Après la pelouse, une allée qui longeait la façade latérale de l’Hibernateur puis un bâtiment plus petit percé de fenêtres. Corridors froids aux murs bleu pastel, moquette rouge, portes de noyer d’où filtraient des odeurs de café, des cliquetis de machines à écrire, des voix humaines. Un bâtiment administratif. Ce n’était pas encore le théâtre des opérations, l’odeur chimique des rangées et des rangées de corps glacés attendant leur heure dans le plus froid de tous les mausolées du monde. Un simple bâtiment administratif, conçu avec l’horrible goût texan de Benedict Howards.

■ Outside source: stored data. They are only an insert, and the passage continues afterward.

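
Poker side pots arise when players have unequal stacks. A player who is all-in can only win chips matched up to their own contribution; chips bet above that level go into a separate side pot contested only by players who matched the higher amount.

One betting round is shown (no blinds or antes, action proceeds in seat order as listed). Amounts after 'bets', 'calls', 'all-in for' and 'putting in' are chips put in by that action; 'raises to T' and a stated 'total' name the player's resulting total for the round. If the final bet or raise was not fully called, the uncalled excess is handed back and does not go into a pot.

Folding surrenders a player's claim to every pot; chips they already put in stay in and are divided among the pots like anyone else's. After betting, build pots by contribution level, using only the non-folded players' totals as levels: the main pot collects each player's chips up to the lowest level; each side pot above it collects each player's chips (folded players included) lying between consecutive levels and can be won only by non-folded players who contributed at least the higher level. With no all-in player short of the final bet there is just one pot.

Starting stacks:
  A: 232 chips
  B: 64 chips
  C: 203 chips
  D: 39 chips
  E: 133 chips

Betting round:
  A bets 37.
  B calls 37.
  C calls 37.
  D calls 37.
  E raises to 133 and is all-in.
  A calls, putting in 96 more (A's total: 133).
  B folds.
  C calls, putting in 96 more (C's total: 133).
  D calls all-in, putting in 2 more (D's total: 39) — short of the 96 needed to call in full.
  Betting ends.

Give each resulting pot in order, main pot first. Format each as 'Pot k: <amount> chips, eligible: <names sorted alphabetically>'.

Pot 1: 193 chips, eligible: A, C, D, E
Pot 2: 282 chips, eligible: A, C, E

Derivation:
Contributions: A=133, B=37, C=133, D=39, E=133
Folded: B
Pot levels (distinct totals of non-folded players): 39, 133
Layer 1-39: A 39 + B 37 + C 39 + D 39 + E 39 = 193 chips; eligible A, C, D, E
Layer 40-133: 94 each from A, C, E = 94*3 = 282 chips; eligible A, C, E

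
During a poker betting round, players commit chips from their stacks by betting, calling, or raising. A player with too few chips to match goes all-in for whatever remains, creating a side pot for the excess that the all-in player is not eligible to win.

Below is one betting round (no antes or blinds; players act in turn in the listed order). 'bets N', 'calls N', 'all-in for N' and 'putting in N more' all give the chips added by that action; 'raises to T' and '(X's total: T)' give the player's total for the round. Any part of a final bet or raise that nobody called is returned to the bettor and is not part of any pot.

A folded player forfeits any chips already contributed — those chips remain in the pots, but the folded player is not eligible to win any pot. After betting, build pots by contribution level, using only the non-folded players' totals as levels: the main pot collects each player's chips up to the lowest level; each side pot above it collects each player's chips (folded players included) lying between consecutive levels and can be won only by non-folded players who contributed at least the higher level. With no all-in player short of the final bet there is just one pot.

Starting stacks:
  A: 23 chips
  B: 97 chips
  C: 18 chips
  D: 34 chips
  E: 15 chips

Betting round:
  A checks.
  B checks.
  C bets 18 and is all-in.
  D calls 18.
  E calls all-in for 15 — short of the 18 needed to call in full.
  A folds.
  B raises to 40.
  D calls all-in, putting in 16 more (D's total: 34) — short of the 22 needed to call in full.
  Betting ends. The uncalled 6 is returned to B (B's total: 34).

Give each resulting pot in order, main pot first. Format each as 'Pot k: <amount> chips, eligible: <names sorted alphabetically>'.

Pot 1: 60 chips, eligible: B, C, D, E
Pot 2: 9 chips, eligible: B, C, D
Pot 3: 32 chips, eligible: B, D

Derivation:
Contributions (after 6 returned to B): B=34, C=18, D=34, E=15
Folded: A
Pot levels (distinct totals of non-folded players): 15, 18, 34
Layer 1-15: 15 each from B, C, D, E = 15*4 = 60 chips; eligible B, C, D, E
Layer 16-18: 3 each from B, C, D = 3*3 = 9 chips; eligible B, C, D
Layer 19-34: 16 each from B, D = 16*2 = 32 chips; eligible B, D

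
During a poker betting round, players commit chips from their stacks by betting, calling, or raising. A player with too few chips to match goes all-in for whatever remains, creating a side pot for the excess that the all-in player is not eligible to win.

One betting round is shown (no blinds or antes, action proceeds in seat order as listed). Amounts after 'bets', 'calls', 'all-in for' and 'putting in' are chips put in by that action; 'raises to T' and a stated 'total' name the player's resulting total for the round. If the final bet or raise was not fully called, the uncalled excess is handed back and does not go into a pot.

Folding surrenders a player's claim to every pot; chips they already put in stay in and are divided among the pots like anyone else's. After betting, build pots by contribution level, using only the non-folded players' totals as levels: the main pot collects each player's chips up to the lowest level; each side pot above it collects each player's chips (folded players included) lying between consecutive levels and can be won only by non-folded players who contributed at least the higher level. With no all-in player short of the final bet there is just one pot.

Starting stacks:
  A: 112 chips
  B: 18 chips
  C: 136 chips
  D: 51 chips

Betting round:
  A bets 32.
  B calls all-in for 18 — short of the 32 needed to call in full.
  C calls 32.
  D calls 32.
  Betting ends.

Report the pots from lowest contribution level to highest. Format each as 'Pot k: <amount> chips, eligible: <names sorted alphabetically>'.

Pot 1: 72 chips, eligible: A, B, C, D
Pot 2: 42 chips, eligible: A, C, D

Derivation:
Contributions: A=32, B=18, C=32, D=32
Pot levels (distinct totals of non-folded players): 18, 32
Layer 1-18: 18 each from A, B, C, D = 18*4 = 72 chips; eligible A, B, C, D
Layer 19-32: 14 each from A, C, D = 14*3 = 42 chips; eligible A, C, D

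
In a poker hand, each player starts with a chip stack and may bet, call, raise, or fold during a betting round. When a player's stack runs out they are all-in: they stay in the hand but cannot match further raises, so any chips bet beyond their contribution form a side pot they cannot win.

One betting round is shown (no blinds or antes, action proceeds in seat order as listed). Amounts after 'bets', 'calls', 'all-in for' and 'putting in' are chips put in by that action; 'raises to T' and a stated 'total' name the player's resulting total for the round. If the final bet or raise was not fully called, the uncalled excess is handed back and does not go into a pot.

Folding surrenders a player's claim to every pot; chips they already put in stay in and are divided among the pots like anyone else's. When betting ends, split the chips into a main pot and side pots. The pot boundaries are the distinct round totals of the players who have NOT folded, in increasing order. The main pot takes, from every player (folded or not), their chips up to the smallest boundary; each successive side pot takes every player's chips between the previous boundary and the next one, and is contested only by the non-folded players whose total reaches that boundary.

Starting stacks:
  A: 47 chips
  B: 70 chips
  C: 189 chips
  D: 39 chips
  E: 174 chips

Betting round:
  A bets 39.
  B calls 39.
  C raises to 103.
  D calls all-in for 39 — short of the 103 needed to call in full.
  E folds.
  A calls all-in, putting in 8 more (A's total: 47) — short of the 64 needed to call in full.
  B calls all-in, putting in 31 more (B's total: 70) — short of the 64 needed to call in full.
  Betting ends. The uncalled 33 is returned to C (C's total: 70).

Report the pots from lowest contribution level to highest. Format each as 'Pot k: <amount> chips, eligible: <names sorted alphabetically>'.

Contributions (after 33 returned to C): A=47, B=70, C=70, D=39
Folded: E
Pot levels (distinct totals of non-folded players): 39, 47, 70
Layer 1-39: 39 each from A, B, C, D = 39*4 = 156 chips; eligible A, B, C, D
Layer 40-47: 8 each from A, B, C = 8*3 = 24 chips; eligible A, B, C
Layer 48-70: 23 each from B, C = 23*2 = 46 chips; eligible B, C

Pot 1: 156 chips, eligible: A, B, C, D
Pot 2: 24 chips, eligible: A, B, C
Pot 3: 46 chips, eligible: B, C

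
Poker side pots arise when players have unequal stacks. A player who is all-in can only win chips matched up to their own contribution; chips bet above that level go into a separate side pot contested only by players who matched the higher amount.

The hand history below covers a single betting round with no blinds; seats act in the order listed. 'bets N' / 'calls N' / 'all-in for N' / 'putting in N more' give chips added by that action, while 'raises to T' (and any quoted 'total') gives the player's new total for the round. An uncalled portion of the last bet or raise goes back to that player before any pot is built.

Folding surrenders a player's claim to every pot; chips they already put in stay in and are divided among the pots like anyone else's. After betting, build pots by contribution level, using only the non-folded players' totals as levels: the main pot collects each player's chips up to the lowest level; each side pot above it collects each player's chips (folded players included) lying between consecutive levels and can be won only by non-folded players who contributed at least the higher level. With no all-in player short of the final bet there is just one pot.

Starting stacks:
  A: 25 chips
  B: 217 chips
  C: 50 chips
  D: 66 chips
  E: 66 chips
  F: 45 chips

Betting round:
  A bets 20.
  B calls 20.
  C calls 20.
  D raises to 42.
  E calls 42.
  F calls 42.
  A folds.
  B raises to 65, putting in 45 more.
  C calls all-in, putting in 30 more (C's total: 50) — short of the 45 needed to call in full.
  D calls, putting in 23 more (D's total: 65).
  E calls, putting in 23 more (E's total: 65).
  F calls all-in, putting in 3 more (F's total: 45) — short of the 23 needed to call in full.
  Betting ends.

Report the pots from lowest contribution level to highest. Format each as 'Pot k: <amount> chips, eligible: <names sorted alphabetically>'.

Contributions: A=20, B=65, C=50, D=65, E=65, F=45
Folded: A
Pot levels (distinct totals of non-folded players): 45, 50, 65
Layer 1-45: A 20 + B 45 + C 45 + D 45 + E 45 + F 45 = 245 chips; eligible B, C, D, E, F
Layer 46-50: 5 each from B, C, D, E = 5*4 = 20 chips; eligible B, C, D, E
Layer 51-65: 15 each from B, D, E = 15*3 = 45 chips; eligible B, D, E

Pot 1: 245 chips, eligible: B, C, D, E, F
Pot 2: 20 chips, eligible: B, C, D, E
Pot 3: 45 chips, eligible: B, D, E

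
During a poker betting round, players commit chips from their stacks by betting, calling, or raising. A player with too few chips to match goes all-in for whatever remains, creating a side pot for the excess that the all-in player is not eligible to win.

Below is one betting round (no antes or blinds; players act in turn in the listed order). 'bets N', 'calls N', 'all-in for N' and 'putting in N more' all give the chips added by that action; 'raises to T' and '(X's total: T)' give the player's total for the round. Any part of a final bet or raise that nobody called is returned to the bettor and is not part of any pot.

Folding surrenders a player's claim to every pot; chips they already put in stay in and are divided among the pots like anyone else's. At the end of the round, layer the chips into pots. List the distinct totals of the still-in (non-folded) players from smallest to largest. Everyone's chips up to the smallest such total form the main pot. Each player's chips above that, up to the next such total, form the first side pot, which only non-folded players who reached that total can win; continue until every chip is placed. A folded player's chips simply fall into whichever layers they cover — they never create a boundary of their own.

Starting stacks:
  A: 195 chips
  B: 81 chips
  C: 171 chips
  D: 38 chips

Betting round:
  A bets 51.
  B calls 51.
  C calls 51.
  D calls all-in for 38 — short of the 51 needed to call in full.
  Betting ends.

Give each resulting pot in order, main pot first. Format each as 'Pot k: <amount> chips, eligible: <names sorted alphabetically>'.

Contributions: A=51, B=51, C=51, D=38
Pot levels (distinct totals of non-folded players): 38, 51
Layer 1-38: 38 each from A, B, C, D = 38*4 = 152 chips; eligible A, B, C, D
Layer 39-51: 13 each from A, B, C = 13*3 = 39 chips; eligible A, B, C

Pot 1: 152 chips, eligible: A, B, C, D
Pot 2: 39 chips, eligible: A, B, C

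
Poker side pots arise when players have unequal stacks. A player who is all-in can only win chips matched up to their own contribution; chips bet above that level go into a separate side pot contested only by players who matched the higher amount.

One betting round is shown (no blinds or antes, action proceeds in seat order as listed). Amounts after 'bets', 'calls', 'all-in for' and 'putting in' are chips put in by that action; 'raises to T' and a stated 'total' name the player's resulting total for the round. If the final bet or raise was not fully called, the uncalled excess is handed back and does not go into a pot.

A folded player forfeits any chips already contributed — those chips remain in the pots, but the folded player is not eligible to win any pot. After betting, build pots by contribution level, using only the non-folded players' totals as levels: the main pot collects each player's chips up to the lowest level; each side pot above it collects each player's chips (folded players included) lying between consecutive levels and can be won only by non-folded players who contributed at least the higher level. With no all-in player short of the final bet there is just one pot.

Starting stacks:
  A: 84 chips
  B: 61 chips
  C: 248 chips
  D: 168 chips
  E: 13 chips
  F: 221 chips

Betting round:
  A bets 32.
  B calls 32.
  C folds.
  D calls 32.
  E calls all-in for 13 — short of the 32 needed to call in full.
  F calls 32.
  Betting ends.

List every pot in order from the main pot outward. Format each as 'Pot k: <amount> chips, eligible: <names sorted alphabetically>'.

Contributions: A=32, B=32, D=32, E=13, F=32
Folded: C
Pot levels (distinct totals of non-folded players): 13, 32
Layer 1-13: 13 each from A, B, D, E, F = 13*5 = 65 chips; eligible A, B, D, E, F
Layer 14-32: 19 each from A, B, D, F = 19*4 = 76 chips; eligible A, B, D, F

Pot 1: 65 chips, eligible: A, B, D, E, F
Pot 2: 76 chips, eligible: A, B, D, F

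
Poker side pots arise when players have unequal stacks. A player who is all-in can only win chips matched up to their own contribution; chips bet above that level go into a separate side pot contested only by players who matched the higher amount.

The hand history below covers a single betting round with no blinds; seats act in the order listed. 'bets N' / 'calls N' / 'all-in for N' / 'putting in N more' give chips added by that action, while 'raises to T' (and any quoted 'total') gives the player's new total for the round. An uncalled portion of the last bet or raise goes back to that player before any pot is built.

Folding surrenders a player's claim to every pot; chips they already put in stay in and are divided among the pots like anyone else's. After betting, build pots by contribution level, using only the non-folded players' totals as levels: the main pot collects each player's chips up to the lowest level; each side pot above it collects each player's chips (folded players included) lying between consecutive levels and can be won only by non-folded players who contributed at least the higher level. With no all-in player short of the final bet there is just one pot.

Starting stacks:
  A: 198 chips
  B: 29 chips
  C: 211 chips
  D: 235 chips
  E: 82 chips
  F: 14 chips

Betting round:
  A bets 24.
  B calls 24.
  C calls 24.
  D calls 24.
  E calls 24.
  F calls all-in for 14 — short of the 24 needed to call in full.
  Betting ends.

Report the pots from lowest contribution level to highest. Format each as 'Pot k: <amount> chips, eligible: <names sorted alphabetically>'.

Contributions: A=24, B=24, C=24, D=24, E=24, F=14
Pot levels (distinct totals of non-folded players): 14, 24
Layer 1-14: 14 each from A, B, C, D, E, F = 14*6 = 84 chips; eligible A, B, C, D, E, F
Layer 15-24: 10 each from A, B, C, D, E = 10*5 = 50 chips; eligible A, B, C, D, E

Pot 1: 84 chips, eligible: A, B, C, D, E, F
Pot 2: 50 chips, eligible: A, B, C, D, E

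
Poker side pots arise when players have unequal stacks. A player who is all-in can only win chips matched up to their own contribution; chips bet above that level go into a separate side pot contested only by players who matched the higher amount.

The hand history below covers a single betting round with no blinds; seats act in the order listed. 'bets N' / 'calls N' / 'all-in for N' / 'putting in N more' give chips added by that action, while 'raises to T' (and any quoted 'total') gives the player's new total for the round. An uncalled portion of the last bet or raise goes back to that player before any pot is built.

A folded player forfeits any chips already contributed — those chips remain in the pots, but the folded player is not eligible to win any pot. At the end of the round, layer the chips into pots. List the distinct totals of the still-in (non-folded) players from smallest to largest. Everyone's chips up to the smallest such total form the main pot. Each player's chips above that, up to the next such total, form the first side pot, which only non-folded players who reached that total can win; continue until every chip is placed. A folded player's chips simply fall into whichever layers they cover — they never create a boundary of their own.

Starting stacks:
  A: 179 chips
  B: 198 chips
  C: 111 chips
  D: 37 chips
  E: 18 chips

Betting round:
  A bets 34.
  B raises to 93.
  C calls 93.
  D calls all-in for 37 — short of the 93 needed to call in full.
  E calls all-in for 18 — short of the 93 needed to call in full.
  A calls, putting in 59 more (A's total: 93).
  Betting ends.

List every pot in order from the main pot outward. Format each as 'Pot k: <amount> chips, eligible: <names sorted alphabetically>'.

Pot 1: 90 chips, eligible: A, B, C, D, E
Pot 2: 76 chips, eligible: A, B, C, D
Pot 3: 168 chips, eligible: A, B, C

Derivation:
Contributions: A=93, B=93, C=93, D=37, E=18
Pot levels (distinct totals of non-folded players): 18, 37, 93
Layer 1-18: 18 each from A, B, C, D, E = 18*5 = 90 chips; eligible A, B, C, D, E
Layer 19-37: 19 each from A, B, C, D = 19*4 = 76 chips; eligible A, B, C, D
Layer 38-93: 56 each from A, B, C = 56*3 = 168 chips; eligible A, B, C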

Mais elle avait peur quand même. Bâtiment sans visage pareil à l’Hibernateur sans fenêtres, dieu de mort sans visage Benedict Howards politesse sans visage du messager maudite réalité sans visage de Jack monde où le pouvoir est roi où les gens ne sont que des images des pions sans visage sur l’échiquier de la vie et de la mort.

Rien à voir avec mon univers à moi, se dit-elle. Fausse réalité de camés à l’acide ayant dépassé la dose, monde d’intoxiqués hérissé de délire paranoïaque. Je suis comme une créature de chair évoluant au milieu d’une forêt de couteaux dressés, de bites d’acier.

Jack… Jack, enfant de salaud, pourquoi n’es-tu pas ici à côté de moi ? Il saurait te régler ton compte, Howards ! Jack au courage tendre et passionné, Jack défiant les flics de Berkeley, de Los Angeles, de l’Alabama affrontant les Blancs du Sud les juges, mon homme et moi seuls faisant l’amour en plein air son corps contre le mien au lit lui sur un coude tenant le vidphone à la main Luke à l’autre bout du fil refaçonnant le monde entourés d’un cercle d’amis visages attentifs yeux brillants écoutant la voix de l’espérance dans mon lit faisant tout paraître possible. Un homme, un vrai, Howards, pas une créature reptilienne ambulante, un cylindre de chair dur, plus endurant qu’un piston en acier huilé.

Oh, Jack, que s’est-il passé, pourquoi n’es-tu pas à côté de moi maintenant mon chevalier à l’armure de chair, j’ai besoin de tes bras autour de moi face à la foule grondante avec ta seule voix pour épée, notre amour pour armure…

Elle frissonna quand l’homme au crâne dégarni lui ouvrit la porte, la fit passer par un bureau désert (tasse de café à moitié bue sur le bureau de la secrétaire) comme évacué en hâte avant la rencontre reptile-humain acier-chair. Et elle se rappela à quel point désormais elle était toute seule, séparée dans le temps et l’espace de son seul et unique chevalier à l’armure rouillée – tout ce qui restait du Jack Barron qui lui tourmentait la mémoire.

Et elle se rappela les derniers mots qu’il lui avait dits, des mots tristes, désolés, sans même la chaleur de la colère : « C’est fini, Sara, le temps de la Croisade des bébés. Trouve-toi un gentil garçon plein d’idéalisme avec une grosse pine en or, et tu seras peut-être heureuse. Nous vivons dans deux mondes différents. J’ai ma petite place dans l’existence, tu as la tienne, et même pour tes beaux yeux, Sara, je n’accepte pas de redevenir un paumé. » Et il était parti sans même l’embrasser une dernière fois.